La CourEDH ordonne à la Suisse de ne pas renvoyer un Iranien qui risque la torture dans son pays

25.11.2014

Le 18 novembre 2014, la Cour européenne des droits de l’homme (CourEDH) a condamné la Suisse pour avoir refusé l’asile et décidé de renvoyer un opposant iranien.
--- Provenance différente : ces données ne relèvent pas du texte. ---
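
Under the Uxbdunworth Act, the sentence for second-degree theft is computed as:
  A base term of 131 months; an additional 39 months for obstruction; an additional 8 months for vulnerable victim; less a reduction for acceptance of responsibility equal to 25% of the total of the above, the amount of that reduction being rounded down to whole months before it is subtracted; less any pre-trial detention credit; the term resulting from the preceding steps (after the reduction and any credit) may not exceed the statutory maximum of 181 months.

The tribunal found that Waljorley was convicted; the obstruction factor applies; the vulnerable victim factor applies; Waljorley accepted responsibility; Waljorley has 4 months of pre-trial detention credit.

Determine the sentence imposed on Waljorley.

130 months

Obstruction enhancement: +39 months
Vulnerable victim enhancement: +8 months
Adjusted term: 131 months + 39 months + 8 months = 178 months
Acceptance of responsibility reduction: 25% of 178 months = 44 months (rounded down)
After reduction: 178 − 44 = 134 months
Less pre-trial detention credit: 134 months − 4 months = 130 months
Cap at 181 months: 130 months is within the cap, no reduction.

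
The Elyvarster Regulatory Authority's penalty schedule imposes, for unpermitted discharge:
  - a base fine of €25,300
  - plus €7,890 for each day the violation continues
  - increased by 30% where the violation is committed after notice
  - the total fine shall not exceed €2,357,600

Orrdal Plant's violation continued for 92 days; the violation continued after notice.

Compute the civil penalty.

Civil penalty: €976,534

Per-day component: 92 × €7,890 = €725,880
Base plus per-day: €25,300 + €725,880 = €751,180
Enhancement: 30% of €751,180 = €225,354
Enhanced fine: €751,180 + €225,354 = €976,534
Cap at €2,357,600: €976,534 is within the cap, no reduction.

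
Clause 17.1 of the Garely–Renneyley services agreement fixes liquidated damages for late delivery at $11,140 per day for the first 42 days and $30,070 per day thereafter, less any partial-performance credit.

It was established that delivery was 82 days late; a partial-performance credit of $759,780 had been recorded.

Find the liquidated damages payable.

$910,900

First 42 days: 42 × $11,140 = $467,880
Remaining days: (82 − 42) × $30,070 = $1,202,800
Accrued per-day damages: $467,880 + $1,202,800 = $1,670,680
Less partial-performance credit: $1,670,680 − $759,780 = $910,900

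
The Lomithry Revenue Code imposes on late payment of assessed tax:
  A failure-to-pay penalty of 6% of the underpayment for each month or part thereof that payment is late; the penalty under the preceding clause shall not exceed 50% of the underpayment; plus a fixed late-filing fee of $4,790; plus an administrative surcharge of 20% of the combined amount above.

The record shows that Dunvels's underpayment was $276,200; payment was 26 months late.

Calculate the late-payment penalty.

$171,468

Accrued rate: 6% × 26 = 156%, capped at 50% → 50%
Failure-to-pay penalty: 50% of $276,200 = $138,100
Penalty before surcharge: $138,100 + $4,790 = $142,890
Administrative surcharge: 20% of $142,890 = $28,578
Total penalty: $142,890 + $28,578 = $171,468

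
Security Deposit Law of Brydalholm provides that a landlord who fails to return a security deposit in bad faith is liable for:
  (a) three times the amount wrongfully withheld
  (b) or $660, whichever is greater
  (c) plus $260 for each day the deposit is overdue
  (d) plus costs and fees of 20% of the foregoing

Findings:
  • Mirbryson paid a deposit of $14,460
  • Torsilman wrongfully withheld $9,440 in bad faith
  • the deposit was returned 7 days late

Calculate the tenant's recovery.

Recovery: $36,168

Trebled: 3 × $9,440 = $28,320
Minimum $660: $28,320 meets the minimum, no increase.
Late-return penalty: 7 × $260 = $1,820
Damages plus late penalty: $28,320 + $1,820 = $30,140
Costs and fees: 20% of $30,140 = $6,028
Total recovery: $30,140 + $6,028 = $36,168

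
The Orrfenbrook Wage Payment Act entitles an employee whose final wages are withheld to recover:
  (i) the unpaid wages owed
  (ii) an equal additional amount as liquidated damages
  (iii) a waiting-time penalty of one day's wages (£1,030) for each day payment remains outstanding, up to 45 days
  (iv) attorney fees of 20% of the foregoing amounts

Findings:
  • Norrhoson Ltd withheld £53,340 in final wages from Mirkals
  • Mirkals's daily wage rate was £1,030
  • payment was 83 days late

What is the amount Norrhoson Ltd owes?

Liquidated damages (equal amount): £53,340
Penalty days: min(83, 45) = 45
Waiting-time penalty: 45 × £1,030 = £46,350
Subtotal: £53,340 + £53,340 + £46,350 = £153,030
Attorney fees: 20% of £153,030 = £30,606
Total award: £153,030 + £30,606 = £183,636

Total award: £183,636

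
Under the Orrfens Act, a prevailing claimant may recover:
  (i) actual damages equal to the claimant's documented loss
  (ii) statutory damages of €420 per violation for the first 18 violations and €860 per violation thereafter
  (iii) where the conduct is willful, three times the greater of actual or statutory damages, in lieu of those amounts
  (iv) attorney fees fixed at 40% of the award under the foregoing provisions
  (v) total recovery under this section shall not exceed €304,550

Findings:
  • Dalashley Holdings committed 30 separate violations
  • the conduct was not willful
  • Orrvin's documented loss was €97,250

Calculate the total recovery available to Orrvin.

First 18 violations: 18 × €420 = €7,560
Remaining violations: (30 − 18) × €860 = €10,320
Statutory damages: €7,560 + €10,320 = €17,880
Conduct not willful: the in-lieu enhancement does not apply.
Actual plus statutory damages: €97,250 + €17,880 = €115,130
Attorney fees: 40% of €115,130 = €46,052
Total before cap: €115,130 + €46,052 = €161,182
Cap at €304,550: €161,182 is within the cap, no reduction.

€161,182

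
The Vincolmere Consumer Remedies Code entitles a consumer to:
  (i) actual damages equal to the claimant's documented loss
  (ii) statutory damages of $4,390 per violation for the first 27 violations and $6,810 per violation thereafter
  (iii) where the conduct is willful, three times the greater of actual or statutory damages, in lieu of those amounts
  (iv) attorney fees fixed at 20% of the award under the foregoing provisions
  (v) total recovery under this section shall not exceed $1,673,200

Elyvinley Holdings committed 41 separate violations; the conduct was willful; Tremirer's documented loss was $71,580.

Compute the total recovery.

First 27 violations: 27 × $4,390 = $118,530
Remaining violations: (41 − 27) × $6,810 = $95,340
Statutory damages: $118,530 + $95,340 = $213,870
Greater of actual damages ($71,580) or statutory damages ($213,870): $213,870
Trebled: 3 × $213,870 = $641,610
Attorney fees: 20% of $641,610 = $128,322
Total before cap: $641,610 + $128,322 = $769,932
Cap at $1,673,200: $769,932 is within the cap, no reduction.

$769,932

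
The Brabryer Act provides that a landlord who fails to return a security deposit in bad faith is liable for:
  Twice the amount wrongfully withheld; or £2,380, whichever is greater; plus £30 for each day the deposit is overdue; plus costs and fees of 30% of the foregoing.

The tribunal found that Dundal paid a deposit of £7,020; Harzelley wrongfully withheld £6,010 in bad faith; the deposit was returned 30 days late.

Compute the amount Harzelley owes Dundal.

Doubled: 2 × £6,010 = £12,020
Minimum £2,380: £12,020 meets the minimum, no increase.
Late-return penalty: 30 × £30 = £900
Damages plus late penalty: £12,020 + £900 = £12,920
Costs and fees: 30% of £12,920 = £3,876
Total recovery: £12,920 + £3,876 = £16,796

£16,796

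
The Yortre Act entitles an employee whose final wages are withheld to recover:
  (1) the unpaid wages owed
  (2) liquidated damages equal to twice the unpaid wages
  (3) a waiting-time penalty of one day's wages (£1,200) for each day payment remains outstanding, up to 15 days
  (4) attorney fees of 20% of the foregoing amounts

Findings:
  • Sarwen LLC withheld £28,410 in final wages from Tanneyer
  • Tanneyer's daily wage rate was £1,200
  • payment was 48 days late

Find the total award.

£123,876

Doubled: 2 × £28,410 = £56,820
Penalty days: min(48, 15) = 15
Waiting-time penalty: 15 × £1,200 = £18,000
Subtotal: £28,410 + £56,820 + £18,000 = £103,230
Attorney fees: 20% of £103,230 = £20,646
Total award: £103,230 + £20,646 = £123,876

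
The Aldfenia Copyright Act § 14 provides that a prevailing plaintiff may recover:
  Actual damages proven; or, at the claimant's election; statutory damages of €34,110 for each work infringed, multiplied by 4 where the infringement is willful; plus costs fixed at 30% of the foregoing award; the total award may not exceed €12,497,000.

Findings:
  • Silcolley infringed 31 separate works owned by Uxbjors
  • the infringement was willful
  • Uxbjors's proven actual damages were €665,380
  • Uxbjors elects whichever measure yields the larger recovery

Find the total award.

Statutory damages: 31 × €34,110 = €1,057,410
Multiplied by 4: 4 × €1,057,410 = €4,229,640
Greater of actual damages (€665,380) or enhanced statutory damages (€4,229,640): €4,229,640
Costs: 30% of €4,229,640 = €1,268,892
Award plus costs: €4,229,640 + €1,268,892 = €5,498,532
Cap at €12,497,000: €5,498,532 is within the cap, no reduction.

€5,498,532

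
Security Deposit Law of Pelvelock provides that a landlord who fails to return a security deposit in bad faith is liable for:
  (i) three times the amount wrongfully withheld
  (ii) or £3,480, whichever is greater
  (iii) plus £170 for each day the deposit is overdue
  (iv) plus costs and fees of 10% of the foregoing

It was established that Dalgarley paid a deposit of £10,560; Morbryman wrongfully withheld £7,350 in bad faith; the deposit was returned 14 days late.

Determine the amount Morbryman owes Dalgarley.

Trebled: 3 × £7,350 = £22,050
Minimum £3,480: £22,050 meets the minimum, no increase.
Late-return penalty: 14 × £170 = £2,380
Damages plus late penalty: £22,050 + £2,380 = £24,430
Costs and fees: 10% of £24,430 = £2,443
Total recovery: £24,430 + £2,443 = £26,873

£26,873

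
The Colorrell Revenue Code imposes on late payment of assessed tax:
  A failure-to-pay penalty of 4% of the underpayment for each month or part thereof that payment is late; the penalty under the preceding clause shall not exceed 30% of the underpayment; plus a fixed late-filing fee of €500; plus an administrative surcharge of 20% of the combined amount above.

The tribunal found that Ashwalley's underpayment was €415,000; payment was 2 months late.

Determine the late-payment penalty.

Accrued rate: 4% × 2 = 8%, capped at 30% → 8%
Failure-to-pay penalty: 8% of €415,000 = €33,200
Penalty before surcharge: €33,200 + €500 = €33,700
Administrative surcharge: 20% of €33,700 = €6,740
Total penalty: €33,700 + €6,740 = €40,440

€40,440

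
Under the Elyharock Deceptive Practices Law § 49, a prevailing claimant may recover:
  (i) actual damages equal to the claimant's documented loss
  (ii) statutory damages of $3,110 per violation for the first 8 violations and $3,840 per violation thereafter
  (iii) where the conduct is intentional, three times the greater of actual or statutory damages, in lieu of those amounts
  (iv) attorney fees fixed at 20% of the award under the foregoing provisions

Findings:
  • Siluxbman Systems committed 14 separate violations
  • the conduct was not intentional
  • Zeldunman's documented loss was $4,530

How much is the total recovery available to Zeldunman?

$62,940

First 8 violations: 8 × $3,110 = $24,880
Remaining violations: (14 − 8) × $3,840 = $23,040
Statutory damages: $24,880 + $23,040 = $47,920
Conduct not intentional: the in-lieu enhancement does not apply.
Actual plus statutory damages: $4,530 + $47,920 = $52,450
Attorney fees: 20% of $52,450 = $10,490
Total recovery: $52,450 + $10,490 = $62,940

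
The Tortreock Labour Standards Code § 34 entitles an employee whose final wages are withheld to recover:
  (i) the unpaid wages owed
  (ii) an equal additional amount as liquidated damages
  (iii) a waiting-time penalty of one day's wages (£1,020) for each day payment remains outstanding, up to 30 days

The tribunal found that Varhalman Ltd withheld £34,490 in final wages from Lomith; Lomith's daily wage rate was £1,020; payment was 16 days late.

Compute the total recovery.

£85,300

Liquidated damages (equal amount): £34,490
Penalty days: min(16, 30) = 16
Waiting-time penalty: 16 × £1,020 = £16,320
Total award: £34,490 + £34,490 + £16,320 = £85,300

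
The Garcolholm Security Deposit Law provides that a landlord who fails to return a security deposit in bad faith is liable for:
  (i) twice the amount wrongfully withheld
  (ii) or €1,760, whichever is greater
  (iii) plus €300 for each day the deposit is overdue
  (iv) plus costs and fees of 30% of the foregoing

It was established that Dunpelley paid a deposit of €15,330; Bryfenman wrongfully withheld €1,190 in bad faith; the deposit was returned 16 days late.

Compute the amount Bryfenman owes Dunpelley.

€9,334

Doubled: 2 × €1,190 = €2,380
Minimum €1,760: €2,380 meets the minimum, no increase.
Late-return penalty: 16 × €300 = €4,800
Damages plus late penalty: €2,380 + €4,800 = €7,180
Costs and fees: 30% of €7,180 = €2,154
Total recovery: €7,180 + €2,154 = €9,334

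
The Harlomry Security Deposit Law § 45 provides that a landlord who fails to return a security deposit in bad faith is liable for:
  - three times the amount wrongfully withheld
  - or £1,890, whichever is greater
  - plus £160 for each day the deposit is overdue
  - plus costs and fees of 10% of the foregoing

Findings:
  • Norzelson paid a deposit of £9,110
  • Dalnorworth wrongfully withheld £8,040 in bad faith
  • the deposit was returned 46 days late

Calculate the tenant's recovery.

Trebled: 3 × £8,040 = £24,120
Minimum £1,890: £24,120 meets the minimum, no increase.
Late-return penalty: 46 × £160 = £7,360
Damages plus late penalty: £24,120 + £7,360 = £31,480
Costs and fees: 10% of £31,480 = £3,148
Total recovery: £31,480 + £3,148 = £34,628

£34,628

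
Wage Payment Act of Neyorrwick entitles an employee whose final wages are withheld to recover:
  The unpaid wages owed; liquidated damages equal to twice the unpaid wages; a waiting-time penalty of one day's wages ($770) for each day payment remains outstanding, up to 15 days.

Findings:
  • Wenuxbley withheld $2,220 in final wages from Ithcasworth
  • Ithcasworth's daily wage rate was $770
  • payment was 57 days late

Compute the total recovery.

Total award: $18,210

Doubled: 2 × $2,220 = $4,440
Penalty days: min(57, 15) = 15
Waiting-time penalty: 15 × $770 = $11,550
Total award: $2,220 + $4,440 + $11,550 = $18,210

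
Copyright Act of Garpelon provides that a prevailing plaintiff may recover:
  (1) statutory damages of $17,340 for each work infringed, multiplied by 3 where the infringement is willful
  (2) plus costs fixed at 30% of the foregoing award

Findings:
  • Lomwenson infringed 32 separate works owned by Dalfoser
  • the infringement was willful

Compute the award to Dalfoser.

Statutory damages: 32 × $17,340 = $554,880
Trebled: 3 × $554,880 = $1,664,640
Costs: 30% of $1,664,640 = $499,392
Award plus costs: $1,664,640 + $499,392 = $2,164,032

$2,164,032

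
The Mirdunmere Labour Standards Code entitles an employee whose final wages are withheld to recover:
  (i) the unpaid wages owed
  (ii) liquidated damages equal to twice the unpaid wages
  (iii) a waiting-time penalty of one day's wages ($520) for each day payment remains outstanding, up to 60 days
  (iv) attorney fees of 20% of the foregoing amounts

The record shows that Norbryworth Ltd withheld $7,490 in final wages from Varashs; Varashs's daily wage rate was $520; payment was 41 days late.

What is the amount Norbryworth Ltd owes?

$52,548

Doubled: 2 × $7,490 = $14,980
Penalty days: min(41, 60) = 41
Waiting-time penalty: 41 × $520 = $21,320
Subtotal: $7,490 + $14,980 + $21,320 = $43,790
Attorney fees: 20% of $43,790 = $8,758
Total award: $43,790 + $8,758 = $52,548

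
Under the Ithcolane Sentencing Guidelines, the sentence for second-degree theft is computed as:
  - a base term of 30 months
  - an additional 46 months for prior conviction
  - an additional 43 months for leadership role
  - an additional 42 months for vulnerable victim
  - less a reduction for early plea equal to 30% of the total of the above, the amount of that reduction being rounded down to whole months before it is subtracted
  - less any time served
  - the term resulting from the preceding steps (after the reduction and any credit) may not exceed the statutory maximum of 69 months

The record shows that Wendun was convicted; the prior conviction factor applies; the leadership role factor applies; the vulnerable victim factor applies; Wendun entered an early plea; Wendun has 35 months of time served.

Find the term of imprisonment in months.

Prior conviction enhancement: +46 months
Leadership role enhancement: +43 months
Vulnerable victim enhancement: +42 months
Adjusted term: 30 months + 46 months + 43 months + 42 months = 161 months
Early plea reduction: 30% of 161 months = 48 months (rounded down)
After reduction: 161 − 48 = 113 months
Less time served: 113 months − 35 months = 78 months
Cap at 69 months: 78 months exceeds the cap → 69 months

Sentence: 69 months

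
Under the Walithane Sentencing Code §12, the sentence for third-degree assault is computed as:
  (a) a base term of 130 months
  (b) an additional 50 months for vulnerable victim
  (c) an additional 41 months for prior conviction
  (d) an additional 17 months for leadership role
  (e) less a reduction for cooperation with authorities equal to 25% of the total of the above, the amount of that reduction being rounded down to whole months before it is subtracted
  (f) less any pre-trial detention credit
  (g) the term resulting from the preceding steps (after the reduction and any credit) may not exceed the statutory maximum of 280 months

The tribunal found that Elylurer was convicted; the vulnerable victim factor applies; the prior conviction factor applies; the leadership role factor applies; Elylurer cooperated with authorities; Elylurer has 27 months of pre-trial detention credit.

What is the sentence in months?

Vulnerable victim enhancement: +50 months
Prior conviction enhancement: +41 months
Leadership role enhancement: +17 months
Adjusted term: 130 months + 50 months + 41 months + 17 months = 238 months
Cooperation with authorities reduction: 25% of 238 months = 59 months (rounded down)
After reduction: 238 − 59 = 179 months
Less pre-trial detention credit: 179 months − 27 months = 152 months
Cap at 280 months: 152 months is within the cap, no reduction.

152 months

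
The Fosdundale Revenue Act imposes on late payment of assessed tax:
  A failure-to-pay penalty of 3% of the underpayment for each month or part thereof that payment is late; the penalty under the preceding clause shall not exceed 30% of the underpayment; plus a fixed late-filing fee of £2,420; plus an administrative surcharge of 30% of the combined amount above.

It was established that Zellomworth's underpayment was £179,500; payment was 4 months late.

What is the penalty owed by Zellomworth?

£31,148

Accrued rate: 3% × 4 = 12%, capped at 30% → 12%
Failure-to-pay penalty: 12% of £179,500 = £21,540
Penalty before surcharge: £21,540 + £2,420 = £23,960
Administrative surcharge: 30% of £23,960 = £7,188
Total penalty: £23,960 + £7,188 = £31,148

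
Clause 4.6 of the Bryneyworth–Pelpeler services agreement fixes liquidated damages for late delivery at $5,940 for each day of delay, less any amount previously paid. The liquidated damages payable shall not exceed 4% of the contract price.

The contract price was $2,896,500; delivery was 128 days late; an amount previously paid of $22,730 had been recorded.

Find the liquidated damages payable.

Per-day damages: 128 × $5,940 = $760,320
Less amount previously paid: $760,320 − $22,730 = $737,590
Cap: 4% of $2,896,500 = $115,860
Cap at $115,860: $737,590 exceeds the cap → $115,860

$115,860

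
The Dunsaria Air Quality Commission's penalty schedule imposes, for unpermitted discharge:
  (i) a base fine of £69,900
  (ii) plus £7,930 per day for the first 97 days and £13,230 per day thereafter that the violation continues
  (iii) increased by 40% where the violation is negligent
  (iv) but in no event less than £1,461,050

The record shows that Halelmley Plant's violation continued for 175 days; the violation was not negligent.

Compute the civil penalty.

First 97 days: 97 × £7,930 = £769,210
Remaining days: (175 − 97) × £13,230 = £1,031,940
Per-day component: £769,210 + £1,031,940 = £1,801,150
Base plus per-day: £69,900 + £1,801,150 = £1,871,050
The violation was not negligent: no 40% increase.
Minimum £1,461,050: £1,871,050 meets the minimum, no increase.

Civil penalty: £1,871,050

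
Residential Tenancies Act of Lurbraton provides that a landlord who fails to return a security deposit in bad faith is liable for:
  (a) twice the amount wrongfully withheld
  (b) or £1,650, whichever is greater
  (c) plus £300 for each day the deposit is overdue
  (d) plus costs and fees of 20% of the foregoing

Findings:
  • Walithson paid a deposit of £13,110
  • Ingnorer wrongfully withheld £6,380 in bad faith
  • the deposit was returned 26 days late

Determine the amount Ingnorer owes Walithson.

Doubled: 2 × £6,380 = £12,760
Minimum £1,650: £12,760 meets the minimum, no increase.
Late-return penalty: 26 × £300 = £7,800
Damages plus late penalty: £12,760 + £7,800 = £20,560
Costs and fees: 20% of £20,560 = £4,112
Total recovery: £20,560 + £4,112 = £24,672

£24,672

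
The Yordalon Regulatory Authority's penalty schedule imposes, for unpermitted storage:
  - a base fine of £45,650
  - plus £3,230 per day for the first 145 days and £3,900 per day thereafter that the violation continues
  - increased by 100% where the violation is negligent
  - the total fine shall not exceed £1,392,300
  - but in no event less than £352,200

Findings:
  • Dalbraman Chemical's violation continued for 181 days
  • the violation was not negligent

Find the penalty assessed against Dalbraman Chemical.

Civil penalty: £654,400

First 145 days: 145 × £3,230 = £468,350
Remaining days: (181 − 145) × £3,900 = £140,400
Per-day component: £468,350 + £140,400 = £608,750
Base plus per-day: £45,650 + £608,750 = £654,400
The violation was not negligent: no 100% increase.
Cap at £1,392,300: £654,400 is within the cap, no reduction.
Minimum £352,200: £654,400 meets the minimum, no increase.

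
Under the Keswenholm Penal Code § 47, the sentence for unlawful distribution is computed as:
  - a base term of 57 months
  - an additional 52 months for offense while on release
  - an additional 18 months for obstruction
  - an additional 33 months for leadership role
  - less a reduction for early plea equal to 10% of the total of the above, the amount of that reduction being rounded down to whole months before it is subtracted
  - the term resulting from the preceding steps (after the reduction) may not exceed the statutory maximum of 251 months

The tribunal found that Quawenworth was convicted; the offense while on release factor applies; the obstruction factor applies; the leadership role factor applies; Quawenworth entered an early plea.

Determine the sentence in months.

Offense while on release enhancement: +52 months
Obstruction enhancement: +18 months
Leadership role enhancement: +33 months
Adjusted term: 57 months + 52 months + 18 months + 33 months = 160 months
Early plea reduction: 10% of 160 months = 16 months (rounded down)
After reduction: 160 − 16 = 144 months
Cap at 251 months: 144 months is within the cap, no reduction.

144 months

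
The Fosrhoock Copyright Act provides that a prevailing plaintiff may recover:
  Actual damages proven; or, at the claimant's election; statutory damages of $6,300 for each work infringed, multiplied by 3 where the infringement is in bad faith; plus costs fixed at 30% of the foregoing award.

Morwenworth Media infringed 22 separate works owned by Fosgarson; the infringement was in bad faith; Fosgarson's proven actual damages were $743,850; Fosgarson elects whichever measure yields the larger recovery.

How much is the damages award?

Statutory damages: 22 × $6,300 = $138,600
Trebled: 3 × $138,600 = $415,800
Greater of actual damages ($743,850) or enhanced statutory damages ($415,800): $743,850
Costs: 30% of $743,850 = $223,155
Award plus costs: $743,850 + $223,155 = $967,005

$967,005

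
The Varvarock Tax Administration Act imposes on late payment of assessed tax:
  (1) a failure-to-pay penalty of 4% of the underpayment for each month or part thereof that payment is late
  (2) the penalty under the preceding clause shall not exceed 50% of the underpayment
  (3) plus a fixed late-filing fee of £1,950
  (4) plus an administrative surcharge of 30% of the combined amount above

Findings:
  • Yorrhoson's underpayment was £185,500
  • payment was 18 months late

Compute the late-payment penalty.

Accrued rate: 4% × 18 = 72%, capped at 50% → 50%
Failure-to-pay penalty: 50% of £185,500 = £92,750
Penalty before surcharge: £92,750 + £1,950 = £94,700
Administrative surcharge: 30% of £94,700 = £28,410
Total penalty: £94,700 + £28,410 = £123,110

£123,110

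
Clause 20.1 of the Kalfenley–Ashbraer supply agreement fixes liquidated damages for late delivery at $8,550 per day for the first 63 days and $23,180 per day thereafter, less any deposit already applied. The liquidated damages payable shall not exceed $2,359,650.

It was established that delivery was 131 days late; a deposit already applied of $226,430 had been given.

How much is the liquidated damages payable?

First 63 days: 63 × $8,550 = $538,650
Remaining days: (131 − 63) × $23,180 = $1,576,240
Accrued per-day damages: $538,650 + $1,576,240 = $2,114,890
Less deposit already applied: $2,114,890 − $226,430 = $1,888,460
Cap at $2,359,650: $1,888,460 is within the cap, no reduction.

$1,888,460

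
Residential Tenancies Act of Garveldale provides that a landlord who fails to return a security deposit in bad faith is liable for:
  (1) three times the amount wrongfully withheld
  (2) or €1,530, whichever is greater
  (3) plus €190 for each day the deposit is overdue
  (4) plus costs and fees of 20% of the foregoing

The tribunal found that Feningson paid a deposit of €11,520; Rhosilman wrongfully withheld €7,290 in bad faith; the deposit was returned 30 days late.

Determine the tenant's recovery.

€33,084

Trebled: 3 × €7,290 = €21,870
Minimum €1,530: €21,870 meets the minimum, no increase.
Late-return penalty: 30 × €190 = €5,700
Damages plus late penalty: €21,870 + €5,700 = €27,570
Costs and fees: 20% of €27,570 = €5,514
Total recovery: €27,570 + €5,514 = €33,084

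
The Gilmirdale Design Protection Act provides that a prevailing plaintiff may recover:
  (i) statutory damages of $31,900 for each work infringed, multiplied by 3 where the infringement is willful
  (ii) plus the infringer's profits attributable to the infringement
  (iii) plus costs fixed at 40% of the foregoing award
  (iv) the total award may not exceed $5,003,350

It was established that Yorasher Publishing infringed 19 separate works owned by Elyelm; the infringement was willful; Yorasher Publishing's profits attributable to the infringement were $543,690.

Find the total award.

Statutory damages: 19 × $31,900 = $606,100
Trebled: 3 × $606,100 = $1,818,300
Combined award: $1,818,300 + $543,690 = $2,361,990
Costs: 40% of $2,361,990 = $944,796
Award plus costs: $2,361,990 + $944,796 = $3,306,786
Cap at $5,003,350: $3,306,786 is within the cap, no reduction.

$3,306,786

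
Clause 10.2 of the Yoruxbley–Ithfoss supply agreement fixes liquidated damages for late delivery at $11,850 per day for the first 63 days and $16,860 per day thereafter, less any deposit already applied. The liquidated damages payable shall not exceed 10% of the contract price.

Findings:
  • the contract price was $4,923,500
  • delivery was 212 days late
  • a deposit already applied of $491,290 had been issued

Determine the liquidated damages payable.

First 63 days: 63 × $11,850 = $746,550
Remaining days: (212 − 63) × $16,860 = $2,512,140
Accrued per-day damages: $746,550 + $2,512,140 = $3,258,690
Less deposit already applied: $3,258,690 − $491,290 = $2,767,400
Cap: 10% of $4,923,500 = $492,350
Cap at $492,350: $2,767,400 exceeds the cap → $492,350

$492,350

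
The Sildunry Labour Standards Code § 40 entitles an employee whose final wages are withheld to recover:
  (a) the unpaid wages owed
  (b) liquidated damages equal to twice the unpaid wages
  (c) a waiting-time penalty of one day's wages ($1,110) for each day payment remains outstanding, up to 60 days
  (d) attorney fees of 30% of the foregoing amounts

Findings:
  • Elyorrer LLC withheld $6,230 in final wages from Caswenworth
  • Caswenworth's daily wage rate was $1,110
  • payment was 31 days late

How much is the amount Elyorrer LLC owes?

Doubled: 2 × $6,230 = $12,460
Penalty days: min(31, 60) = 31
Waiting-time penalty: 31 × $1,110 = $34,410
Subtotal: $6,230 + $12,460 + $34,410 = $53,100
Attorney fees: 30% of $53,100 = $15,930
Total award: $53,100 + $15,930 = $69,030

Total award: $69,030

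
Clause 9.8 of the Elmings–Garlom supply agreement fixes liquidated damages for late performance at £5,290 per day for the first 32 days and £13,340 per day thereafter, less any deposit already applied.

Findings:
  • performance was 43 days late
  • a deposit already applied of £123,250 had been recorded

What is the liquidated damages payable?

£192,770

First 32 days: 32 × £5,290 = £169,280
Remaining days: (43 − 32) × £13,340 = £146,740
Accrued per-day damages: £169,280 + £146,740 = £316,020
Less deposit already applied: £316,020 − £123,250 = £192,770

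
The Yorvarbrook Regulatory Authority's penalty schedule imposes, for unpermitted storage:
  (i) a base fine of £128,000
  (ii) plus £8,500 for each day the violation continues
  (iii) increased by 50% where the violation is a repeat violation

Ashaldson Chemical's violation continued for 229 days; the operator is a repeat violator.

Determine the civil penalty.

Per-day component: 229 × £8,500 = £1,946,500
Base plus per-day: £128,000 + £1,946,500 = £2,074,500
Enhancement: 50% of £2,074,500 = £1,037,250
Enhanced fine: £2,074,500 + £1,037,250 = £3,111,750

£3,111,750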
M.A. arrive en Suisse en juin 2011, fuyant l’emprisonnement et la torture après avoir participé à des manifestations contre le régime faisant suite à l’élection présidentielle de 2009. Il est auditionné sommairement dans les jours qui suivent le dépôt de sa demande d’asile. Mais ce n’est que 21 mois plus tard qu’il est convoqué à une deuxième audition, plus poussée, sur ses motifs d’asile. L’ODM, puis le TAF lui reprochent des contradictions entre les deux auditions et rejettent sa demande. L’ODM estime par ailleurs que le seul document original indiquant qu’il est recherché dans son pays – une convocation à comparaître datée de mai 2011– n’a pas de valeur probante. Quant aux copies d’une deuxième convocation et d’une condamnation par contumace à 70 coups de fouet et 7 années d’emprisonnement en 2013, remises au TAF dans le cadre du recours, elles sont elles aussi balayées par le Tribunal dans une décision sommairement motivée et à juge unique, le recours ayant été jugé a priori infondé (art. 111 et 111a LAsi).

Plausibilité et profil à risque. La Cour rappelle tout d’abord que les risques d’emprisonnement et de torture en Iran sont bien réels, indépendamment du profil politique des personnes concernées : quiconque manifeste et affiche d’une manière ou d’une autre son opposition au régime encourt de tels risques. Ainsi, tant les faits qui lui seraient reprochés que la peine infligée à M.A. paraissent plausibles. Par ailleurs, ayant quitté le pays illégalement, M.A. serait de toute manière arrêté à son retour et sa condamnation serait alors immédiatement découverte et appliquée.

Durée de la procédure. Quant aux contradictions reprochées à M.A., elles s’expliquent d’une part par la différence de nature entre une audition sommaire – avec un procès-verbal expressément raccourci « par manque de personnel » – et une deuxième audition beaucoup plus longue et détaillée, et d’autre part par l’intervalle de deux ans les séparant.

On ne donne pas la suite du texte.